O major da Polícia Militar do Distrito Federal (PMDF) Olavo Mendonça afirma que se forem utilizados outros índices da prática policial, é possível chegar à conclusão de que os números das entidades pró-aborto são “totalmente inflados”. “Isso nada mais é do que propaganda política e ideológica e não tem absolutamente nenhuma relação com a realidade que a gente encontra no dia a dia no serviço policial”, diz ele.

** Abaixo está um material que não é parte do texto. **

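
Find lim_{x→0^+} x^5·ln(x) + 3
The product is a 0·∞ indeterminate form at x → 0⁺.
Rewrite the product as ln(x) / x^(-5) and apply L'Hôpital, or use the standard hierarchy x^(-5) ≫ |ln x| as x → 0⁺.
The indeterminate product → 0, so the limit = 3.

Final answer: 3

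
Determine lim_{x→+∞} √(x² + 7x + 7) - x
This is an ∞ − ∞ indeterminate form.
Multiply and divide by the conjugate √(x²+7x + 7) + x; the x² terms cancel, leaving (7x + 7)/(√(x²+7x + 7)+x) → 7/2.
Limit = 7/2.

Final answer: 7/2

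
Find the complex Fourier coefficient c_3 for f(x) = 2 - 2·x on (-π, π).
Compute the real Fourier coefficients first: a_3 = 0, b_3 = -4/3.
Then c_3 = (a_3 − i·b_3)/2 = 2·i/3.

Final answer: 2·i/3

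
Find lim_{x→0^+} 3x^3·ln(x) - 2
The product is a 0·∞ indeterminate form at x → 0⁺.
Rewrite the product as 3·ln(x) / x^(-3) and apply L'Hôpital, or use the standard hierarchy x^(-3) ≫ |ln x| as x → 0⁺.
The indeterminate product → 0, so the limit = -2.

Final answer: -2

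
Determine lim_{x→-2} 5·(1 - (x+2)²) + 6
Direct substitution at x = -2 gives 11.

Final answer: 11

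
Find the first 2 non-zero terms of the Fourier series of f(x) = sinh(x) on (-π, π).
sin(x)·sinh(π)/π - 4·sin(2·x)·sinh(π)/(5·π)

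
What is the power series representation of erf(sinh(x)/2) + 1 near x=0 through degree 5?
-13·x^5/(480·√(π)) + x^3/(12·√(π)) + x/√(π) + 1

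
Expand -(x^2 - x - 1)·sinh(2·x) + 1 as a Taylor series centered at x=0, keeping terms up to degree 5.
-16·x^5/15 + 4·x^4/3 - 2·x^3/3 + 2·x^2 + 2·x + 1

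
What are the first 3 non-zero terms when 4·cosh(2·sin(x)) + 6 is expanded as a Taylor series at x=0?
-16·x^6/15 + 8·x^2 + 10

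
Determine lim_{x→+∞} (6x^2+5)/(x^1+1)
This is an ∞/∞ indeterminate form as x → +∞.
Divide numerator and denominator by x^2 and let the lower-order terms vanish; the numerator's degree 2 exceeds the denominator's degree 1, so the quotient diverges.
Limit = ∞.

Final answer: ∞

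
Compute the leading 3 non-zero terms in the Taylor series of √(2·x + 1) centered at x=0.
-x^2/2 + x + 1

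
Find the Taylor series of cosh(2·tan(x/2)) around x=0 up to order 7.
13·x^6/480 + x^4/8 + x^2/2 + 1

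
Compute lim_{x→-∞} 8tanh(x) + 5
Evaluate the dominant behaviour as x → -∞; each term tends to a finite value or vanishes.
Limit = -3.

Final answer: -3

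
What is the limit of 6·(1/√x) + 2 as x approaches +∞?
Evaluate the dominant behaviour as x → +∞; each term tends to a finite value or vanishes.
Limit = 2.

Final answer: 2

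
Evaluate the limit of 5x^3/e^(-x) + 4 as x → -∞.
The quotient is an ∞/∞ indeterminate form as x → -∞.
Compare growth rates of the dominant terms (exponentials ≫ polynomials ≫ logarithms), or apply L'Hôpital's rule; the quotient → 0.
Adding the constant: 0 + 4 = 4. Limit = 4.

Final answer: 4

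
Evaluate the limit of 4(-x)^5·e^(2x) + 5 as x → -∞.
The product is a 0·∞ indeterminate form at x → -∞.
Rewrite the product as 4(-x)^5 / e^(-2x) (an ∞/∞ form) and apply L'Hôpital, or use the standard hierarchy e^(2|x|) ≫ |(-x)^5| as x → -∞.
The indeterminate product → 0, so the limit = 5.

Final answer: 5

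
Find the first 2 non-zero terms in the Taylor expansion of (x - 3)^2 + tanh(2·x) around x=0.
9 - 4·x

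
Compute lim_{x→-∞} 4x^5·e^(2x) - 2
The product is a 0·∞ indeterminate form at x → -∞.
Rewrite the product as 4x^5 / e^(-2x) (an ∞/∞ form) and apply L'Hôpital, or use the standard hierarchy e^(2|x|) ≫ |x^5| as x → -∞.
The indeterminate product → 0, so the limit = -2.

Final answer: -2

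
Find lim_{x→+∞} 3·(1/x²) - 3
Evaluate the dominant behaviour as x → +∞; each term tends to a finite value or vanishes.
Limit = -3.

Final answer: -3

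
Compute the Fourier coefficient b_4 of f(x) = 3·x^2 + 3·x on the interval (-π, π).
b_4 = (1/π) ∫_{-π}^{π} f(x)·sin(4x) dx.
Evaluate the integral (use parity and integration by parts as needed): b_4 = -3/2.

Final answer: -3/2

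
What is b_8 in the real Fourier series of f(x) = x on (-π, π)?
b_8 = (1/π) ∫_{-π}^{π} f(x)·sin(8x) dx.
Evaluate the integral (use parity and integration by parts as needed): b_8 = -1/4.

Final answer: -1/4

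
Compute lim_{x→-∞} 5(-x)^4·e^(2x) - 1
The product is a 0·∞ indeterminate form at x → -∞.
Rewrite the product as 5(-x)^4 / e^(-2x) (an ∞/∞ form) and apply L'Hôpital, or use the standard hierarchy e^(2|x|) ≫ |(-x)^4| as x → -∞.
The indeterminate product → 0, so the limit = -1.

Final answer: -1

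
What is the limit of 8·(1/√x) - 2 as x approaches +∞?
Evaluate the dominant behaviour as x → +∞; each term tends to a finite value or vanishes.
Limit = -2.

Final answer: -2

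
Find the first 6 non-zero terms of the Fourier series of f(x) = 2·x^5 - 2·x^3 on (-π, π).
(-84·π^2 + 4·π^4 + 504)·sin(x) + (-2·π^4 - 18 + 12·π^2)·sin(2·x) + (-116·π^2/27 + 232/81 + 4·π^4/3)·sin(3·x) + (-π^4 - 27/32 + 9·π^2/4)·sin(4·x) + (-36·π^2/25 + 216/625 + 4·π^4/5)·sin(5·x) + (-2·π^4/3 - 14/81 + 28·π^2/27)·sin(6·x)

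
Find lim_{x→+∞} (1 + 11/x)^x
As x → +∞: this is the defining limit (1 + 11/x)^x → e^11.
Limit = e^(11).

Final answer: e^(11)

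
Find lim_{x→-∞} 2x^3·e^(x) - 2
The product is a 0·∞ indeterminate form at x → -∞.
Rewrite the product as 2x^3 / e^(-x) (an ∞/∞ form) and apply L'Hôpital, or use the standard hierarchy e^(|x|) ≫ |x^3| as x → -∞.
The indeterminate product → 0, so the limit = -2.

Final answer: -2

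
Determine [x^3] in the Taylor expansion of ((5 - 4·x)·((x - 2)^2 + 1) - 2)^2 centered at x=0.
Expand to order 3: ((5 - 4·x)·((x - 2)^2 + 1) - 2)^2 = -1864·x^3 + 2566·x^2 - 1840·x + 529 + O(x^4).
The coefficient of x^3 is -1864.

Final answer: -1864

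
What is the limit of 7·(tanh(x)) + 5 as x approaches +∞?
Evaluate the dominant behaviour as x → +∞; each term tends to a finite value or vanishes.
Limit = 12.

Final answer: 12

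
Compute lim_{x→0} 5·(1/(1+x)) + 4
Direct substitution at x = 0 gives 9.

Final answer: 9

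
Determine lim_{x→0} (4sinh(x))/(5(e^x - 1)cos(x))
Both numerator and denominator → 0 as x → 0; this is a 0/0 indeterminate form.
Expand each to leading order near x = 0: numerator ~ 4·x, denominator ~ 5·x.
The limit of the ratio is 4/5.

Final answer: 4/5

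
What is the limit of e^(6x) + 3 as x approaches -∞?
Evaluate the dominant behaviour as x → -∞; each term tends to a finite value or vanishes.
Limit = 3.

Final answer: 3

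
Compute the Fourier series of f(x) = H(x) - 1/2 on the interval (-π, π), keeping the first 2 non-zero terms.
2·sin(x)/π + 2·sin(3·x)/(3·π)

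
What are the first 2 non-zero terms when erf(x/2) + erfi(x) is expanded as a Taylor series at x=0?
7·x^3/(12·√(π)) + 3·x/√(π)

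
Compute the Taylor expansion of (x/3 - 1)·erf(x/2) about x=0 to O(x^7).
x^6/(480·√(π)) - x^5/(160·√(π)) - x^4/(36·√(π)) + x^3/(12·√(π)) + x^2/(3·√(π)) - x/√(π)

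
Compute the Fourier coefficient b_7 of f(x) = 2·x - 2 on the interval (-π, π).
b_7 = (1/π) ∫_{-π}^{π} f(x)·sin(7x) dx.
Evaluate the integral (use parity and integration by parts as needed): b_7 = 4/7.

Final answer: 4/7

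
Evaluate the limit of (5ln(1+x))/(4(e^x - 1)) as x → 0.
Both numerator and denominator → 0 as x → 0; this is a 0/0 indeterminate form.
Expand each to leading order near x = 0: numerator ~ 5·x, denominator ~ 4·x.
The limit of the ratio is 5/4.

Final answer: 5/4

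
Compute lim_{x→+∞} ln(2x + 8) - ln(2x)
This is an ∞ − ∞ indeterminate form.
Combine the logarithms: ln(2x+8) − ln(2x) = ln((2x+8)/(2x)) = ln(1 + 8/(2x)) → ln(1) = 0.
Limit = 0.

Final answer: 0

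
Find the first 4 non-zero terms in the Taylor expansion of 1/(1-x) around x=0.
x^3 + x^2 + x + 1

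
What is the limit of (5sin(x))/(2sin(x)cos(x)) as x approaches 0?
Both numerator and denominator → 0 as x → 0; this is a 0/0 indeterminate form.
Expand each to leading order near x = 0: numerator ~ 5·x, denominator ~ 2·x.
The limit of the ratio is 5/2.

Final answer: 5/2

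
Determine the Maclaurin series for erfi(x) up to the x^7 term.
x^7/(21·√(π)) + x^5/(5·√(π)) + 2·x^3/(3·√(π)) + 2·x/√(π)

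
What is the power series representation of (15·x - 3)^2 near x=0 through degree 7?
225·x^2 - 90·x + 9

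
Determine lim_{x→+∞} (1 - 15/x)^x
As x → +∞: this is the defining limit (1 - 15/x)^x → e^(-15).
Limit = e^(-15).

Final answer: e^(-15)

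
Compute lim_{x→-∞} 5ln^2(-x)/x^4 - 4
The quotient is an ∞/∞ indeterminate form as x → -∞.
Compare growth rates of the dominant terms (exponentials ≫ polynomials ≫ logarithms), or apply L'Hôpital's rule; the quotient → 0.
Adding the constant: 0 - 4 = -4. Limit = -4.

Final answer: -4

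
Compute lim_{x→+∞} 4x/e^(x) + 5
The quotient is an ∞/∞ indeterminate form as x → +∞.
The exponential denominator e^(x) dominates the polynomial numerator (e^x ≫ x as x → ∞), so the quotient → 0.
Adding the constant: 0 + 5 = 5. Limit = 5.

Final answer: 5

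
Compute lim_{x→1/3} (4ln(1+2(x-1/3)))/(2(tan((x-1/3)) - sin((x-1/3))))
Both numerator and denominator → 0 as x → 1/3; this is a 0/0 indeterminate form.
Expand each to leading order near x = 1/3: numerator ~ 8·(x - 1/3), denominator ~ (x - 1/3)^3.
The limit of the ratio is ∞.

Final answer: ∞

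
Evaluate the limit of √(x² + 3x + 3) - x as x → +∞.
As x → +∞: multiply by the conjugate to get (3x+3)/(√(x²+3x+3)+x); the denominator ~ 2x, so the limit is 3/2.
Limit = 3/2.

Final answer: 3/2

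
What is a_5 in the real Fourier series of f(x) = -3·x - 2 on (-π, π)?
a_5 = (1/π) ∫_{-π}^{π} f(x)·cos(5x) dx.
Evaluate the integral (use parity and integration by parts as needed): a_5 = 0.

Final answer: 0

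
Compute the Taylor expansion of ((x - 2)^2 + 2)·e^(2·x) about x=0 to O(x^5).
2·x^4/3 + 2·x^3 + 5·x^2 + 8·x + 6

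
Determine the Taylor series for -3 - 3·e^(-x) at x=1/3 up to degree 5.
(-3·e^(1/3) - 3)·e^(-1/3) + 3·e^(-1/3)·(x - 1/3) - 3·e^(-1/3)·(x - 1/3)^2/2 + e^(-1/3)·(x - 1/3)^3/2 - e^(-1/3)·(x - 1/3)^4/8 + e^(-1/3)·(x - 1/3)^5/40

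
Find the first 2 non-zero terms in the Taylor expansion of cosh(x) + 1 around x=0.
x^2/2 + 2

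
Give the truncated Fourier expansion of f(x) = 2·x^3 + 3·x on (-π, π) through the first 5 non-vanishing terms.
(-18 + 4·π^2)·sin(x) - 2·π^2·sin(2·x) + (10/9 + 4·π^2/3)·sin(3·x) + (-π^2 - 9/8)·sin(4·x) + (126/125 + 4·π^2/5)·sin(5·x)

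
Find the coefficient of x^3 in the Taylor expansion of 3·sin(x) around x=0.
Expand to order 3: 3·sin(x) = -x^3/2 + 3·x + O(x^4).
The coefficient of x^3 is -1/2.

Final answer: -1/2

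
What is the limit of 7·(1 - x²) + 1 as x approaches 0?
Direct substitution at x = 0 gives 8.

Final answer: 8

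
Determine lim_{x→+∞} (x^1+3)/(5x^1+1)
This is an ∞/∞ indeterminate form as x → +∞.
Divide numerator and denominator by x and let the lower-order terms vanish; the leading terms give 1/5.
Limit = 1/5.

Final answer: 1/5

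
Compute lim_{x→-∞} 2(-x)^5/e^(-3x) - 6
The quotient is an ∞/∞ indeterminate form as x → -∞.
Compare growth rates of the dominant terms (exponentials ≫ polynomials ≫ logarithms), or apply L'Hôpital's rule; the quotient → 0.
Adding the constant: 0 - 6 = -6. Limit = -6.

Final answer: -6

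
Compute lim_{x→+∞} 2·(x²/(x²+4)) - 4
Evaluate the dominant behaviour as x → +∞; each term tends to a finite value or vanishes.
Limit = -2.

Final answer: -2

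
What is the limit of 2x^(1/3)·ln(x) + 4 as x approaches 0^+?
The product is a 0·∞ indeterminate form at x → 0⁺.
Rewrite the product as 2·ln(x) / x^(-1/3) and apply L'Hôpital, or use the standard hierarchy x^(-1/3) ≫ |ln x| as x → 0⁺.
The indeterminate product → 0, so the limit = 4.

Final answer: 4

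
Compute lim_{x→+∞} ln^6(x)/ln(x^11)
This is an ∞/∞ indeterminate form as x → +∞.
Write ln(x^11) = 11·ln(x), reducing the quotient to ln^5(x)/11 → ∞.
Limit = ∞.

Final answer: ∞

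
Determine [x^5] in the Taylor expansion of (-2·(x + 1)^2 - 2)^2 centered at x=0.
Expand to order 5: (-2·(x + 1)^2 - 2)^2 = 4·x^4 + 16·x^3 + 32·x^2 + 32·x + 16 + O(x^6).
The coefficient of x^5 is 0.

Final answer: 0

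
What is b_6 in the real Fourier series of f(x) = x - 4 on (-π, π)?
b_6 = (1/π) ∫_{-π}^{π} f(x)·sin(6x) dx.
Evaluate the integral (use parity and integration by parts as needed): b_6 = -1/3.

Final answer: -1/3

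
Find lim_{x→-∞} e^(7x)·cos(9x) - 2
Evaluate the dominant behaviour as x → -∞; each term tends to a finite value or vanishes.
Limit = -2.

Final answer: -2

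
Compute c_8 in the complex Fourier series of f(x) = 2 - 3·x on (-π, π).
Compute the real Fourier coefficients first: a_8 = 0, b_8 = 3/4.
Then c_8 = (a_8 − i·b_8)/2 = -3·i/8.

Final answer: -3·i/8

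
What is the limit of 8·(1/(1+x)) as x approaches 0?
Direct substitution at x = 0 gives 8.

Final answer: 8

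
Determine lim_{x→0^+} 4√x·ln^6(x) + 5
The product is a 0·∞ indeterminate form at x → 0⁺.
Rewrite the product as 4·ln^6(x) / x^(-1/2) and apply L'Hôpital, or use the standard hierarchy x^(-1/2) ≫ |ln x|^6 as x → 0⁺.
The indeterminate product → 0, so the limit = 5.

Final answer: 5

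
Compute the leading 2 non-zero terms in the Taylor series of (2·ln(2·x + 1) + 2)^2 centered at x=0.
16·x + 4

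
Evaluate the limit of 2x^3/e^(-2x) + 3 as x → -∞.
The quotient is an ∞/∞ indeterminate form as x → -∞.
Compare growth rates of the dominant terms (exponentials ≫ polynomials ≫ logarithms), or apply L'Hôpital's rule; the quotient → 0.
Adding the constant: 0 + 3 = 3. Limit = 3.

Final answer: 3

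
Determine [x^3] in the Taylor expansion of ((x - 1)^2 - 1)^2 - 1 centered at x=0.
Expand to order 3: ((x - 1)^2 - 1)^2 - 1 = -4·x^3 + 4·x^2 - 1 + O(x^4).
The coefficient of x^3 is -4.

Final answer: -4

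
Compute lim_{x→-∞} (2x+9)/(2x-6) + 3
Evaluate the dominant behaviour as x → -∞; each term tends to a finite value or vanishes.
Limit = 4.

Final answer: 4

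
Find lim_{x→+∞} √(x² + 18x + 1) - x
This is an ∞ − ∞ indeterminate form.
Multiply and divide by the conjugate √(x²+18x + 1) + x; the x² terms cancel, leaving (18x + 1)/(√(x²+18x + 1)+x) → 18/2 = 9.
Limit = 9.

Final answer: 9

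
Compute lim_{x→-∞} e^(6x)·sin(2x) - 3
Evaluate the dominant behaviour as x → -∞; each term tends to a finite value or vanishes.
Limit = -3.

Final answer: -3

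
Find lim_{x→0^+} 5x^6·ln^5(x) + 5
The product is a 0·∞ indeterminate form at x → 0⁺.
Rewrite the product as 5·ln^5(x) / x^(-6) and apply L'Hôpital, or use the standard hierarchy x^(-6) ≫ |ln x|^5 as x → 0⁺.
The indeterminate product → 0, so the limit = 5.

Final answer: 5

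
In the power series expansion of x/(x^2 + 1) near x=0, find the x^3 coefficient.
Expand to order 3: x/(x^2 + 1) = -x^3 + x + O(x^4).
The coefficient of x^3 is -1.

Final answer: -1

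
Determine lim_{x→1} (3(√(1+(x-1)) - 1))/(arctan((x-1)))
Both numerator and denominator → 0 as x → 1; this is a 0/0 indeterminate form.
Expand each to leading order near x = 1: numerator ~ 3·(x - 1)/2, denominator ~ (x - 1).
The limit of the ratio is 3/2.

Final answer: 3/2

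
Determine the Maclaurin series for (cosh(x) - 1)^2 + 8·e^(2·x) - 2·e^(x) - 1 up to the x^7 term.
73·x^7/360 + 3·x^6/4 + 127·x^5/60 + 11·x^4/2 + 31·x^3/3 + 15·x^2 + 14·x + 5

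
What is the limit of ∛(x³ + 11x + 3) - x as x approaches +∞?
This is an ∞ − ∞ indeterminate form.
Multiply by (A² + AB + B²)/(A² + AB + B²) where A = ∛(x³+11x + 3), B = x to use A³ − B³ = (A−B)(A²+AB+B²); the x³ terms cancel, leaving (11x + 3)/(A²+AB+B²) with denominator ~ 3x², so the limit is 0.
Limit = 0.

Final answer: 0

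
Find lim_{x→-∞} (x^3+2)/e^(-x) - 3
The quotient is an ∞/∞ indeterminate form as x → -∞.
Compare growth rates of the dominant terms (exponentials ≫ polynomials ≫ logarithms), or apply L'Hôpital's rule; the quotient → 0.
Adding the constant: 0 - 3 = -3. Limit = -3.

Final answer: -3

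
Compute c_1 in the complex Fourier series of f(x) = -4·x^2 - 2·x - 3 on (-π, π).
Compute the real Fourier coefficients first: a_1 = 16, b_1 = -4.
Then c_1 = (a_1 − i·b_1)/2 = 8 + 2·i.

Final answer: 8 + 2·i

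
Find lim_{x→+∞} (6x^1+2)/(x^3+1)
This is an ∞/∞ indeterminate form as x → +∞.
Divide numerator and denominator by x^3 and let the lower-order terms vanish; the numerator's degree 1 is below the denominator's degree 3, so the quotient → 0.
Limit = 0.

Final answer: 0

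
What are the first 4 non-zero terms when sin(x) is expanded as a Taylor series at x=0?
-x^7/5040 + x^5/120 - x^3/6 + x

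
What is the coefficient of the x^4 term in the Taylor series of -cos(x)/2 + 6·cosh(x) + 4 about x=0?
Expand to order 4: -cos(x)/2 + 6·cosh(x) + 4 = 11·x^4/48 + 13·x^2/4 + 19/2 + O(x^5).
The coefficient of x^4 is 11/48.

Final answer: 11/48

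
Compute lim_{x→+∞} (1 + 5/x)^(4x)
As x → +∞: write (1 + 5/x)^(4x) = ((1 + 5/x)^x)^4 → (e^5)^4 = e^20.
Limit = e^(20).

Final answer: e^(20)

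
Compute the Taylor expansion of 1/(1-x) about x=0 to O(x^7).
x^6 + x^5 + x^4 + x^3 + x^2 + x + 1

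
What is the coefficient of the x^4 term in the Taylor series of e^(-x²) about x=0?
Expand to order 4: e^(-x²) = x^4/2 - x^2 + 1 + O(x^5).
The coefficient of x^4 is 1/2.

Final answer: 1/2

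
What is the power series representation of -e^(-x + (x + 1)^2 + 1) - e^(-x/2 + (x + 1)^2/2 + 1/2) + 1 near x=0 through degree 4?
x^4·(-25·e^(2)/24 - 73·e/384) + x^3·(-7·e^(2)/6 - 13·e/48) + x^2·(-3·e^(2)/2 - 5·e/8) + x·(-e^(2) - e/2) - e^(2) - e + 1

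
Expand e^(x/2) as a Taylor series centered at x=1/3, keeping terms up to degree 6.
e^(1/6) + e^(1/6)·(x - 1/3)/2 + e^(1/6)·(x - 1/3)^2/8 + e^(1/6)·(x - 1/3)^3/48 + e^(1/6)·(x - 1/3)^4/384 + e^(1/6)·(x - 1/3)^5/3840 + e^(1/6)·(x - 1/3)^6/46080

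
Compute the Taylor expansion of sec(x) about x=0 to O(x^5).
5·x^4/24 + x^2/2 + 1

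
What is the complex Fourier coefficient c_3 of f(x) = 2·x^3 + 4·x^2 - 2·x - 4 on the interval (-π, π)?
Compute the real Fourier coefficients first: a_3 = -16/9, b_3 = -20/9 + 4·π^2/3.
Then c_3 = (a_3 − i·b_3)/2 = -8/9 - 2·i·π^2/3 + 10·i/9.

Final answer: -8/9 - 2·i·π^2/3 + 10·i/9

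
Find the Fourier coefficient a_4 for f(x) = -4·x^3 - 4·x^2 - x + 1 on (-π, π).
a_4 = (1/π) ∫_{-π}^{π} f(x)·cos(4x) dx.
Evaluate the integral (use parity and integration by parts as needed): a_4 = -1.

Final answer: -1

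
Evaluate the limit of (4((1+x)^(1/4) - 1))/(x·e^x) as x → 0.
Both numerator and denominator → 0 as x → 0; this is a 0/0 indeterminate form.
Expand each to leading order near x = 0: numerator ~ x, denominator ~ x.
The limit of the ratio is 1.

Final answer: 1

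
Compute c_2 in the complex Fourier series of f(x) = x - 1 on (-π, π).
Compute the real Fourier coefficients first: a_2 = 0, b_2 = -1.
Then c_2 = (a_2 − i·b_2)/2 = i/2.

Final answer: i/2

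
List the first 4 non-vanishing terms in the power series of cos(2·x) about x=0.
-4·x^6/45 + 2·x^4/3 - 2·x^2 + 1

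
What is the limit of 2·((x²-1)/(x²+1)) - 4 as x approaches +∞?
Evaluate the dominant behaviour as x → +∞; each term tends to a finite value or vanishes.
Limit = -2.

Final answer: -2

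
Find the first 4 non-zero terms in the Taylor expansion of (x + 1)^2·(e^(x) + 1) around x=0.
13·x^3/6 + 9·x^2/2 + 5·x + 2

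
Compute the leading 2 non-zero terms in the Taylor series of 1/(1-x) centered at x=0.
x + 1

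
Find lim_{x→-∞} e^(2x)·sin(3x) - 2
Evaluate the dominant behaviour as x → -∞; each term tends to a finite value or vanishes.
Limit = -2.

Final answer: -2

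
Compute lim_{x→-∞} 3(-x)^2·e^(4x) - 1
The product is a 0·∞ indeterminate form at x → -∞.
Rewrite the product as 3(-x)^2 / e^(-4x) (an ∞/∞ form) and apply L'Hôpital, or use the standard hierarchy e^(4|x|) ≫ |(-x)^2| as x → -∞.
The indeterminate product → 0, so the limit = -1.

Final answer: -1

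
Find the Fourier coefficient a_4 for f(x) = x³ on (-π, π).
a_4 = (1/π) ∫_{-π}^{π} f(x)·cos(4x) dx.
Evaluate the integral (use parity and integration by parts as needed): a_4 = 0.

Final answer: 0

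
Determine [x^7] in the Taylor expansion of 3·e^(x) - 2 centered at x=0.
Expand to order 7: 3·e^(x) - 2 = x^7/1680 + x^6/240 + x^5/40 + x^4/8 + x^3/2 + 3·x^2/2 + 3·x + 1 + O(x^8).
The coefficient of x^7 is 1/1680.

Final answer: 1/1680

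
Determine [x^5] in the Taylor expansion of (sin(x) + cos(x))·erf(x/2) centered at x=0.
Expand to order 5: (sin(x) + cos(x))·erf(x/2) = 43·x^5/(480·√(π)) - x^4/(4·√(π)) - 7·x^3/(12·√(π)) + x^2/√(π) + x/√(π) + O(x^6).
The coefficient of x^5 is 43/(480·√(π)).

Final answer: 43/(480·√(π))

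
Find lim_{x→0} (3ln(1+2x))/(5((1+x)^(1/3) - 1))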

Para Mendonça, além de propagar dados distorcidos, as ONGs pró-aborto utilizam falácias legais e lógicas para defender a liberação da prática. “Essa história de que existe um milhão de abortos escondidos, com riscos às mulheres, e que por isso é preciso legalizar o crime, é uma argumentação sem base legal, filosófica e ética nenhuma”, diz ele.
O que diz a lei
O Código Penal trata do aborto nos artigos de 124 a 128. O texto estabelece que provocar o aborto em si mesma pode gerar prisão um a três anos. Já a realização da prática em outra mulher gera pena de três a dez anos quando não houver consentimento da gestante, e de um a quatro anos quando houver o consentimento. O artigo 128 especifica que o crime não gerará punição quando o aborto for o único meio de salvar a vida da gestante ou ainda se a gravidez for resultado de estupro.